中島参考人 矯正施設内の医療のことに関しては参考文献で挙げまして、「いわゆる「触法精神障害者」問題はどこへ行くのか」という本と「拘置所・一般刑務所における精神科医療」という論文の中で詳細を述べさせていただいております。
 時間が短いので端的に幾つかの点に関して申し述べますけれども、本当に必要な人に対して医療が行われていないという問題があります。御本人が医療を求めても、刑務所の職員の方々が、熱心な方々も結構おられるんですけれども、精神医学的な知識が全く教育されていないという実情のもとで精神症状を見逃していくということが間々あります。御本人たちが希望される場合もそうですけれども、希望されていなくて、例えば規則違反を犯して保護房へ入るというような形の中で精神症状が発覚して、それを私がたまたま、何らかの形でたまたま診ることによって発見するというような事態が非常に多くあります。

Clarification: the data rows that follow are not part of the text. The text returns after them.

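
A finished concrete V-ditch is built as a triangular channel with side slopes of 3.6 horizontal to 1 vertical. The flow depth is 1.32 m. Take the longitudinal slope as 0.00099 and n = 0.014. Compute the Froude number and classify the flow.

subcritical

For a triangular section with side slope z = 3.6: A = zy² = 3.6×1.32² = 6.273 m²; P = 2y√(1+z²) = 2×1.32×3.736 = 9.864 m.
Hydraulic radius R = A/P = 6.273/9.864 = 0.6359 m.
V = (1/n) R^(2/3) √S = (1/0.014) × 0.6359^(2/3) × √0.00099 = 1.662 m/s. Hydraulic depth D_h = A/T = 6.273/9.504 = 0.66 m.
Froude number Fr = V/√(g·D_h) = 1.662/√(9.81×0.66) = 0.653, which is less than 1, so the flow is subcritical.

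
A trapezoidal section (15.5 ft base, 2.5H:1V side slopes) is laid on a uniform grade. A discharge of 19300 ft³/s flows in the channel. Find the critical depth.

y_c = 17.8 ft

At critical depth, Q² T / (g A³) = 1, i.e. A³/T = Q²/g = 19300²/32.2 = 11570000.
At y = 12.5 ft: A³/T = 2558000 — too small.
At y = 17.8 ft: A³/T = 11660000 — ≈ 11570000.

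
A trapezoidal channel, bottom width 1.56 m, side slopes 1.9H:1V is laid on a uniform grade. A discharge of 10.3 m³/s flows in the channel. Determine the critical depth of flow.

At critical depth, Q² T / (g A³) = 1, i.e. A³/T = Q²/g = 10.3²/9.81 = 10.81.
At y = 1.29 m: A³/T = 21.44 — too large.
At y = 0.878 m: A³/T = 4.65 — too small.
At y = 1.09 m: A³/T = 10.87 — matches.

y_c = 1.09 m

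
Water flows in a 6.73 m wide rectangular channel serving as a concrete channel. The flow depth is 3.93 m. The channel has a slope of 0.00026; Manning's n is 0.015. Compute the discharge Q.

Flow area A = b·y = 6.73 × 3.93 = 26.45 m². Wetted perimeter P = b + 2y = 6.73 + 2×3.93 = 14.59 m.
Hydraulic radius R = A/P = 26.45/14.59 = 1.813 m.
Manning's equation: Q = (1/n) A R^(2/3) S^(1/2) = (1/0.015) × 26.45 × 1.813^(2/3) × 0.00026^(1/2) = 42.3 m³/s.

Q = 42.3 m³/s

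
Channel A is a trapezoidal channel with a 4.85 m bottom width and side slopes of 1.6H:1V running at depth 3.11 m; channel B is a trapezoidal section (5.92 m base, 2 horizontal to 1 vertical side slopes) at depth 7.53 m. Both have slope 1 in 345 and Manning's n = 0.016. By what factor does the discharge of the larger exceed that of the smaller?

Channel A: With bottom width b = 4.85 m and side slope z = 1.6: A = (b + zy)y = (4.85 + 1.6×3.11)×3.11 = 30.56 m²; P = b + 2y√(1+z²) = 4.85 + 2×3.11×1.887 = 16.59 m. Hydraulic radius R = A/P = 30.56/16.59 = 1.842 m. Q_A = (1/0.016)·30.56·1.842^(2/3)·√0.002899 = 154.5 m³/s.
Channel B: With bottom width b = 5.92 m and side slope z = 2: A = (b + zy)y = (5.92 + 2×7.53)×7.53 = 158 m²; P = b + 2y√(1+z²) = 5.92 + 2×7.53×2.236 = 39.6 m. Hydraulic radius R = A/P = 158/39.6 = 3.99 m. Q_B = (1/0.016)·158·3.99^(2/3)·√0.002899 = 1337 m³/s.
The larger discharge is 1337 m³/s and the smaller is 154.5 m³/s; the ratio is 8.65.

8.65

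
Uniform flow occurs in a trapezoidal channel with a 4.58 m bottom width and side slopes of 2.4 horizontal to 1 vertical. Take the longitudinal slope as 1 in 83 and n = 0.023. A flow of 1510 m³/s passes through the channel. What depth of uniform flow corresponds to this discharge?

Manning's equation rearranged: A R^(2/3) = nQ / (1·√S) = 0.023 × 1510 / (√0.01205) = 316.4.
Try y = 5.58 m: A R^(2/3) = 207.9 — short.
Try y = 7.24 m: A R^(2/3) = 384.7 — over.
Try y = 6.67 m: A R^(2/3) = 316.4 — matches.

y_n = 6.67 m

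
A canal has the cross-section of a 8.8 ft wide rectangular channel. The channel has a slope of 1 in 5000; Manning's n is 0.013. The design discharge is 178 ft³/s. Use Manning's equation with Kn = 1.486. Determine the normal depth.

y_n = 6.56 ft

Manning's equation rearranged: A R^(2/3) = nQ / (1.486·√S) = 0.013 × 178 / (1.486 × √0.0002) = 110.1.
Trying y = 8.14 ft: A R^(2/3) = 144.2 — over.
Trying y = 5.35 ft: A R^(2/3) = 84.73 — short.
Trying y = 6.56 ft: A R^(2/3) = 110.1 — ≈ 110.1.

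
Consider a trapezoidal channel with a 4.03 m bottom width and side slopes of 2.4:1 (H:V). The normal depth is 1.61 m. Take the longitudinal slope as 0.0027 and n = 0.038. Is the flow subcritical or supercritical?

subcritical

With bottom width b = 4.03 m and side slope z = 2.4: A = (b + zy)y = (4.03 + 2.4×1.61)×1.61 = 12.71 m²; P = b + 2y√(1+z²) = 4.03 + 2×1.61×2.6 = 12.4 m.
Hydraulic radius R = A/P = 12.71/12.4 = 1.025 m.
V = (1/n) R^(2/3) √S = (1/0.038) × 1.025^(2/3) × √0.0027 = 1.39 m/s. Hydraulic depth D_h = A/T = 12.71/11.76 = 1.081 m.
Froude number Fr = V/√(g·D_h) = 1.39/√(9.81×1.081) = 0.427, which is less than 1, so the flow is subcritical.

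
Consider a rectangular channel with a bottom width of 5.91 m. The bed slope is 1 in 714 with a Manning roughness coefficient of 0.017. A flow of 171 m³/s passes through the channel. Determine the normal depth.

y_n = 7.89 m

Manning's equation rearranged: A R^(2/3) = nQ / (1·√S) = 0.017 × 171 / (√0.001401) = 77.68.
At y = 6.1 m: A R^(2/3) = 57.05 — short.
At y = 10 m: A R^(2/3) = 102.4 — over.
At y = 7.89 m: A R^(2/3) = 77.67 — ≈ 77.68.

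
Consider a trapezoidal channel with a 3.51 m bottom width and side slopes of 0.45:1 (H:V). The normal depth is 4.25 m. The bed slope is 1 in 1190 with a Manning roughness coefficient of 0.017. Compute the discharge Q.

With bottom width b = 3.51 m and side slope z = 0.45: A = (b + zy)y = (3.51 + 0.45×4.25)×4.25 = 23.05 m²; P = b + 2y√(1+z²) = 3.51 + 2×4.25×1.097 = 12.83 m.
Hydraulic radius R = A/P = 23.05/12.83 = 1.796 m.
Manning's equation: Q = (1/n) A R^(2/3) S^(1/2) = (1/0.017) × 23.05 × 1.796^(2/3) × 0.0008403^(1/2) = 58.1 m³/s.

Q = 58.1 m³/s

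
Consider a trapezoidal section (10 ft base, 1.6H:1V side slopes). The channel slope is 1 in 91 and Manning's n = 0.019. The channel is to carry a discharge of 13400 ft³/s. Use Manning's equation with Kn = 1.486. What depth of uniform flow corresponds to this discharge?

Manning's equation rearranged: A R^(2/3) = nQ / (1.486·√S) = 0.019 × 13400 / (1.486 × √0.01099) = 1634.
Try y = 16.3 ft: A R^(2/3) = 2396 — high.
Try y = 11.9 ft: A R^(2/3) = 1178 — low.
Try y = 13.8 ft: A R^(2/3) = 1640 — matches.

y_n = 13.8 ft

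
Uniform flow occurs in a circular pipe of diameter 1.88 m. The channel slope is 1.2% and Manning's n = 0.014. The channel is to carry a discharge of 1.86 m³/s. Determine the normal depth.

y_n = 0.478 m

Manning's equation rearranged: A R^(2/3) = nQ / (1·√S) = 0.014 × 1.86 / (√0.012) = 0.2377.
Try y = 0.569 m: A R^(2/3) = 0.3343 — high.
Try y = 0.352 m: A R^(2/3) = 0.1285 — low.
Try y = 0.478 m: A R^(2/3) = 0.2377 — close enough.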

 そして、先ほど出所のときのことを私は申し述べました。出所のときに多少のケアがあれば、例えば、紹介状が一通あれば、あるいは薬が数日分あれば、あるいはフラッシュバックに関する知識がきちんと教育されていれば、出所直後の再犯が防げるという事例は多数あります。

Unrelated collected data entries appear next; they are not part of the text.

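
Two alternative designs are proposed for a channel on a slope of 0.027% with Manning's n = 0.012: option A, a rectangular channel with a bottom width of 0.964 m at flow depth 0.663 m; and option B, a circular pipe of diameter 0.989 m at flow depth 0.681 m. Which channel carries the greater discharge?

Channel A: Flow area A = b·y = 0.964 × 0.663 = 0.6391 m². Wetted perimeter P = b + 2y = 0.964 + 2×0.663 = 2.29 m. Hydraulic radius R = A/P = 0.6391/2.29 = 0.2791 m. Q_A = (1/0.012)·0.6391·0.2791^(2/3)·√0.00027 = 0.3738 m³/s.
Channel B: For a circular section of diameter D = 0.989 m at depth y = 0.681 m, the central angle is θ = 2 arccos(1 − 2y/D) = 3.915 rad. Then A = (D²/8)(θ − sin θ) = 0.5641 m² and P = Dθ/2 = 1.936 m. Hydraulic radius R = A/P = 0.5641/1.936 = 0.2914 m. Q_B = (1/0.012)·0.5641·0.2914^(2/3)·√0.00027 = 0.3395 m³/s.
Q_A = 0.3738 m³/s vs Q_B = 0.3395 m³/s, so channel A carries more.

channel A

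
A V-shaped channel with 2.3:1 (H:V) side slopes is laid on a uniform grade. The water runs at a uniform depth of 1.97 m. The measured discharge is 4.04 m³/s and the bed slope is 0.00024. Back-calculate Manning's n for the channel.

For a triangular section with side slope z = 2.3: A = zy² = 2.3×1.97² = 8.926 m²; P = 2y√(1+z²) = 2×1.97×2.508 = 9.881 m.
Hydraulic radius R = A/P = 8.926/9.881 = 0.9033 m.
Rearranging Manning's equation: n = (1/Q) A R^(2/3) S^(1/2) = (1/4.04) × 8.926 × 0.9033^(2/3) × √0.00024 = 0.032.

n = 0.032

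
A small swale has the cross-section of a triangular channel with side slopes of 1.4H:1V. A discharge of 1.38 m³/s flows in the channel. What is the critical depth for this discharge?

y_c = 0.723 m

At critical depth, Q² T / (g A³) = 1, i.e. A³/T = Q²/g = 1.38²/9.81 = 0.1941.
At y = 0.559 m: A³/T = 0.05349 — short.
At y = 0.723 m: A³/T = 0.1936 — ≈ 0.1941.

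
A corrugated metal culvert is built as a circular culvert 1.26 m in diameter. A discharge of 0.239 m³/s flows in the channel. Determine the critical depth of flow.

y_c = 0.255 m

At critical depth, Q² T / (g A³) = 1, i.e. A³/T = Q²/g = 0.239²/9.81 = 0.005823.
At y = 0.217 m: A³/T = 0.003087 — too small.
At y = 0.289 m: A³/T = 0.009486 — too large.
At y = 0.255 m: A³/T = 0.005814 — matches.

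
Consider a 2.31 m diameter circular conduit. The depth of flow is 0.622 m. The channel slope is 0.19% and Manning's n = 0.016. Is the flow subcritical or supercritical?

subcritical

For a circular section of diameter D = 2.31 m at depth y = 0.622 m, the central angle is θ = 2 arccos(1 − 2y/D) = 2.182 rad. Then A = (D²/8)(θ − sin θ) = 0.9095 m² and P = Dθ/2 = 2.521 m.
Hydraulic radius R = A/P = 0.9095/2.521 = 0.3608 m.
V = (1/n) R^(2/3) √S = (1/0.016) × 0.3608^(2/3) × √0.0019 = 1.381 m/s. Hydraulic depth D_h = A/T = 0.9095/2.049 = 0.4438 m.
Froude number Fr = V/√(g·D_h) = 1.381/√(9.81×0.4438) = 0.662, which is less than 1, so the flow is subcritical.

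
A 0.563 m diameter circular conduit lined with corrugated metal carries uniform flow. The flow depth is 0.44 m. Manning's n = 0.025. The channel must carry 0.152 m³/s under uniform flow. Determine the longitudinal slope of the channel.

For a circular section of diameter D = 0.563 m at depth y = 0.44 m, the central angle is θ = 2 arccos(1 − 2y/D) = 4.338 rad. Then A = (D²/8)(θ − sin θ) = 0.2087 m² and P = Dθ/2 = 1.221 m.
Hydraulic radius R = A/P = 0.2087/1.221 = 0.1709 m.
From Manning's equation, S = [nQ / (1 A R^(2/3))]² = [0.025 × 0.152 / (1 × 0.2087 × 0.1709^(2/3))]² = 0.00349.

S = 0.00349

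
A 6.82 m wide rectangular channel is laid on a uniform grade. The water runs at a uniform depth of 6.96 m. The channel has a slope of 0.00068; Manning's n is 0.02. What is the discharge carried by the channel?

Flow area A = b·y = 6.82 × 6.96 = 47.47 m². Wetted perimeter P = b + 2y = 6.82 + 2×6.96 = 20.74 m.
Hydraulic radius R = A/P = 47.47/20.74 = 2.289 m.
Manning's equation: Q = (1/n) A R^(2/3) S^(1/2) = (1/0.02) × 47.47 × 2.289^(2/3) × 0.00068^(1/2) = 107 m³/s.

Q = 107 m³/s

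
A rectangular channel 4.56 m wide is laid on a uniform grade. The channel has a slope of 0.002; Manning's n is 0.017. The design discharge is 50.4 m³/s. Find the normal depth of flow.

y_n = 3.41 m

Manning's equation rearranged: A R^(2/3) = nQ / (1·√S) = 0.017 × 50.4 / (√0.002) = 19.16.
Trying y = 4.01 m: A R^(2/3) = 23.46 — over.
Trying y = 3.41 m: A R^(2/3) = 19.15 — matches.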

 そういったことが全くケアされていない。これは、もちろん国民の方々にとっても、あるいはいろいろな方々にとっても不利益でありますけれども、その再犯を犯す方々にとっても非常に不利益なことであるというふうに考えております。
山上参考人 人格障害の問題、大阪の事件に関しては、本人が不起訴処分を受けて、そして措置入院をし医療を受けているけれども、ほとんどそれが本人の行動の矯正につながらないで、何度も問題を起こしながらだんだん追い詰められていってという経過を見るときには、やはりこういう司法精神医療がかかわっていれば対応できたのではないかというふうに私は考えます。
 それから、診断の問題に関しては、まだ裁判中でありますので確たることは言えませんけれども、もし人格障害があったとしても、日本の精神医療の現場では、その人格障害の上に妄想反応を起こしたり家庭内暴力を起こしたり、いろいろなことで医療にかかってきます。そういうときに、医療で対応していながら大きな事件になったときは、人格障害だから精神医療の対応でないという言い方は、本当はいいやり方じゃないだろうと思います。もっと早い段階できちんとした対応がされていれば防げる可能性というのは幾らでもあったのではないかというふうに私は思います。
中川(智)委員 どうもありがとうございました。
園田委員長 以上で参考人に対する質疑は終了いたしました。
 参考人の方々、本日は貴重な御意見をいただきまして、ありがとうございました。両委員会を代表して心から御礼を申し上げます。
 本日は、これにて散会いたします。